The Cabinet Office forecast relatively strong growth in the orders, a precursor of corporate capital spending in the country, for the April-June period. But analysts say the March result should not spark too much optimism as the negative impact from the March 11 earthquake and tsunami will continue for the foreseeable future.
The core orders, which exclude those for ships as well as from utilities due to their volatility, grew for the first time in two months to ¥777.6 billion. The seasonally adjusted result came in much stronger than the average market forecast of a 9.0 percent decrease in a Kyodo News survey.
As for fiscal 2010 ending in March, they grew 7.0 percent from the previous year to ¥9.0251 trillion, the first increase in four years.
In March, orders from manufacturing sectors dropped 0.4 percent to ¥357.1 billion for the first decline in three months, mainly affected by an 18.2 percent slide in orders by carmakers and a 17.4 percent fall in orders from nonferrous metal producers.
Those from nonmanufacturers rose 7.1 percent to ¥442.3 billion in the reporting month after the recent slump. They increased for the first time in three months, supported by the financial, telecommunications and information services sectors.
The government maintained its basic assessment of machinery orders, with the office saying the orders have been “picking up, although some weak development can be seen in nonmanufacturing industries.”
Overseas demand for Japanese machinery, an indicator for future Japanese exports, lost 11.4 percent to ¥933.9 billion, the second consecutive monthly fall.
Overall machinery orders, received by 280 select machinery makers in Japan and covering demand from the private and public sectors as well as from overseas, shed 15.8 percent to ¥2.0849 trillion, the first slide in four months.
During the January-March period, the core orders increased 3.5 percent quarter on quarter, a stronger reading than the earlier forecast 2.7 percent increase. The office expects a 10.0 percent hike in the three months through June.
Analysts warned against too much optimism, however.
The March result was a “good surprise” and came due apparently to many companies sticking to their prequake plans for business investment, said Masamichi Adachi, senior economist at JPMorgan Securities Japan Co., who pointed out that the momentum of capital spending had been strong ahead of the disaster.

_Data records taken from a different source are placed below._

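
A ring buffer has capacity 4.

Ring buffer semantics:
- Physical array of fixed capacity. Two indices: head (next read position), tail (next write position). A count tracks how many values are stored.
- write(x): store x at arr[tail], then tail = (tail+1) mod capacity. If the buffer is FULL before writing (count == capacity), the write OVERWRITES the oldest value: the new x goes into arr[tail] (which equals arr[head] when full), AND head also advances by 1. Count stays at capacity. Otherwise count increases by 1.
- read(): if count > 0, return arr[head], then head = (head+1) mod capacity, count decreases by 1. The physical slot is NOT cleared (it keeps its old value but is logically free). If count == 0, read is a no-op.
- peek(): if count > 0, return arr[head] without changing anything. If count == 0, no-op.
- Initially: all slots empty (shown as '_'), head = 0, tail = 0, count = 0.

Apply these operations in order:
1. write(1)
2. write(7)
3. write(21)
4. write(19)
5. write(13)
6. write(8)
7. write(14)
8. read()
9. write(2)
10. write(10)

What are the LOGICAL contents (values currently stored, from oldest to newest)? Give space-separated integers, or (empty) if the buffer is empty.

After op 1 (write(1)): arr=[1 _ _ _] head=0 tail=1 count=1
After op 2 (write(7)): arr=[1 7 _ _] head=0 tail=2 count=2
After op 3 (write(21)): arr=[1 7 21 _] head=0 tail=3 count=3
After op 4 (write(19)): arr=[1 7 21 19] head=0 tail=0 count=4
After op 5 (write(13)): arr=[13 7 21 19] head=1 tail=1 count=4
After op 6 (write(8)): arr=[13 8 21 19] head=2 tail=2 count=4
After op 7 (write(14)): arr=[13 8 14 19] head=3 tail=3 count=4
After op 8 (read()): arr=[13 8 14 19] head=0 tail=3 count=3
After op 9 (write(2)): arr=[13 8 14 2] head=0 tail=0 count=4
After op 10 (write(10)): arr=[10 8 14 2] head=1 tail=1 count=4

Answer: 8 14 2 10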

But he also noted that the estimated expansion in the April-June quarter could be trimmed later due to the impact from the disaster, which has led to temporary supply-chain disruptions among major manufacturers and electricity supply shortages sparked by the nuclear power plant crisis.
In fiscal 2010, overall demand expanded a record 20.0 percent to ¥24.9649 trillion after sharp falls in the previous two years.